Epilala Tauwala dropped out of Deering High School in Portland when she was 16 years old, finally giving up after struggling for years with crippling anxiety from the pressure she felt to perform academically.

Panic attacks, complete with nausea, racing thoughts and disorientation, often left her crumpled in a hallway corner. She was a sophomore, and she just couldn’t see a place for herself on the path laid out for her.

“I found it very depressing,” said Tauwala, who now lives in Westbrook. “I kinda felt like high school was a factory that was pumping out kids that all looked and acted the same to go to work.”

Tauwala recalled the depths of her depression and shame when she was a featured speaker at her graduation ceremony in May from South Portland Adult Education.

“I felt fearful and guilty,” Tauwala said. “My dad grew up on a remote Pacific island, and studied his way to the top of his class, and eventually across the ocean. My mom was a teacher with a master’s degree. But their daughter had dropped out of high school.”

Counseling and medication helped. Then she got a job as a cashier at the Riverside Hannaford supermarket.

“At the time I was sitting around feeling sorry for myself,” Tauwala said. “(Getting a job) reminded me that I could be productive and gave me incentive to get up every day. I felt like I had a purpose.”

The major shift came last fall, after a friend received his high school equivalency credential through South Portland Adult Ed. He encouraged her to check out the program. She reluctantly agreed to meet with its director, David Brenner. Rather than high expectations, Brenner had faith in her ability to succeed.

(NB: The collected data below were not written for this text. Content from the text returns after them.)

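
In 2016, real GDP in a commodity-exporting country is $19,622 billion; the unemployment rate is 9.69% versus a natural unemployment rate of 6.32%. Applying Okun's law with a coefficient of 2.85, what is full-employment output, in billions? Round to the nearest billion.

Unemployment gap = 9.69 - 6.32 = 3.37 points, so output gap = -2.85 × 3.37 = -9.6045%.
Since Y = Y* × (1 + gap/100), Y* = 19622/0.903955 ≈ 21707 billion.

$21,707 billion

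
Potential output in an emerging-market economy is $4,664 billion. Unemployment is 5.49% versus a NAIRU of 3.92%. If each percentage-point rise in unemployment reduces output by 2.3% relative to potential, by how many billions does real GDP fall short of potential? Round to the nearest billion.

Output gap = -2.3 × (5.49 - 3.92) = -2.3 × 1.57 = -3.611%.
Actual GDP ≈ 4664 × 0.96389 ≈ 4496 billion, so the shortfall is 4664 - 4496 = 168 billion.

$168 billion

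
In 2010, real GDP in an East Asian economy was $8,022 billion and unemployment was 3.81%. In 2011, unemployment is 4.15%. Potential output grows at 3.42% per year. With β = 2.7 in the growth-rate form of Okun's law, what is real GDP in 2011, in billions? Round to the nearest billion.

$8,223 billion

Δu = 4.15 - 3.81 = 0.34 points.
Okun's law (growth form): g_Y = g_Y* - β × Δu = 3.42 - 2.7 × (0.34) = 3.42 - 0.918 = 2.502%.
Real GDP in the next year = 8022 × (1 + 2.502/100) = 8022 × 1.02502 ≈ 8223 billion.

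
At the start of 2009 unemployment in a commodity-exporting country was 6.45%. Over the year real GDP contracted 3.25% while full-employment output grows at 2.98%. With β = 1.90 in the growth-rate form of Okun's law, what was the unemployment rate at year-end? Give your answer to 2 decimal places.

9.73%

Growth-rate Okun's law: g_Y = g_Y* - β × Δu, so Δu = (g_Y* - g_Y)/β.
Δu = (2.98 + 3.25)/1.90 = 6.23/1.90 = 3.28 percentage points.
Year-end unemployment = 6.45 + 3.28 = 9.73%.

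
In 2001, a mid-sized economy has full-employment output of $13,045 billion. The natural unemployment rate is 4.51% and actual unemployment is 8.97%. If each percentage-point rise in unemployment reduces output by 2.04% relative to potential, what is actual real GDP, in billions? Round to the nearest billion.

$11,858 billion

Unemployment gap = 8.97 - 4.51 = 4.46 points, so the output gap is -2.04 × 4.46 = -9.0984%.
Actual GDP = 13045 × (1 - 9.0984/100) = 13045 × 0.909016 ≈ 11858 billion.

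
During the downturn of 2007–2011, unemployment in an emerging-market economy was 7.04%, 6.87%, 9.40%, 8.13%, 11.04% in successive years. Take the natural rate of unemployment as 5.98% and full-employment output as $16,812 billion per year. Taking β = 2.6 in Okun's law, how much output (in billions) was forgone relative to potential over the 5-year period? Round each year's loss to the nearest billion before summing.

Year 2007: gap = -2.6 × (7.04 - 5.98) = -2.756%, loss ≈ 16812 × 2.756/100 ≈ 463.
Year 2008: gap = -2.6 × (6.87 - 5.98) = -2.314%, loss ≈ 16812 × 2.314/100 ≈ 389.
Year 2009: gap = -2.6 × (9.4 - 5.98) = -8.892%, loss ≈ 16812 × 8.892/100 ≈ 1495.
Year 2010: gap = -2.6 × (8.13 - 5.98) = -5.59%, loss ≈ 16812 × 5.59/100 ≈ 940.
Year 2011: gap = -2.6 × (11.04 - 5.98) = -13.156%, loss ≈ 16812 × 13.156/100 ≈ 2212.
Total lost output = 463 + 389 + 1495 + 940 + 2212 = 5499 billion.

$5,499 billion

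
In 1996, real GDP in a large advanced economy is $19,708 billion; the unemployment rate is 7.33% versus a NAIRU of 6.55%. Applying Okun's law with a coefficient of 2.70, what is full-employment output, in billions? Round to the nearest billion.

Unemployment gap = 7.33 - 6.55 = 0.78 points, so output gap = -2.7 × 0.78 = -2.106%.
Since Y = Y* × (1 + gap/100), Y* = 19708/0.97894 ≈ 20132 billion.

$20,132 billion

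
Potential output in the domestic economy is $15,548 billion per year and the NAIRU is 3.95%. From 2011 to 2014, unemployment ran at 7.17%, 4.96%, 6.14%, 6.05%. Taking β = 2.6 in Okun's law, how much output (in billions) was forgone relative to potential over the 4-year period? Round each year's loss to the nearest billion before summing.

Year 2011: gap = -2.6 × (7.17 - 3.95) = -8.372%, loss ≈ 15548 × 8.372/100 ≈ 1302.
Year 2012: gap = -2.6 × (4.96 - 3.95) = -2.626%, loss ≈ 15548 × 2.626/100 ≈ 408.
Year 2013: gap = -2.6 × (6.14 - 3.95) = -5.694%, loss ≈ 15548 × 5.694/100 ≈ 885.
Year 2014: gap = -2.6 × (6.05 - 3.95) = -5.46%, loss ≈ 15548 × 5.46/100 ≈ 849.
Total lost output = 1302 + 408 + 885 + 849 = 3444 billion.

$3,444 billion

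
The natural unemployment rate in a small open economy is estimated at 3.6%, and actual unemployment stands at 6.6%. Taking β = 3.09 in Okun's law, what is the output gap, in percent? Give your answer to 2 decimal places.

-9.27%

The unemployment gap is 6.6 - 3.6 = 3 percentage points.
Okun's law gives an output gap of -3.09 × 3 = -9.27%, i.e. 9.27% below potential.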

“He really believes in you,” Tauwala said. “He had no doubt.”

She plowed through the classes and completed all the tests in January. Now 20, she’s planning to travel to Papua New Guinea for five weeks in October to visit the small southwestern Pacific nation where she and her father were born. Her parents moved to Maine, where her mother grew up, when she was 10 months old.

Named for her seventh great-grandmother, Tauwala wants to meet her relatives, study her genealogy and experience the indigenous Pacific lifestyle. And she wants to help her clan protect its lands from unscrupulous corporate interests.

After that, she wants to go to college, something she’s been saving for since she was 17. Because there’s no expiration date for improving your life, she said.

“I want to learn things,” Tauwala said. “I have a passion to learn so I can understand the world.”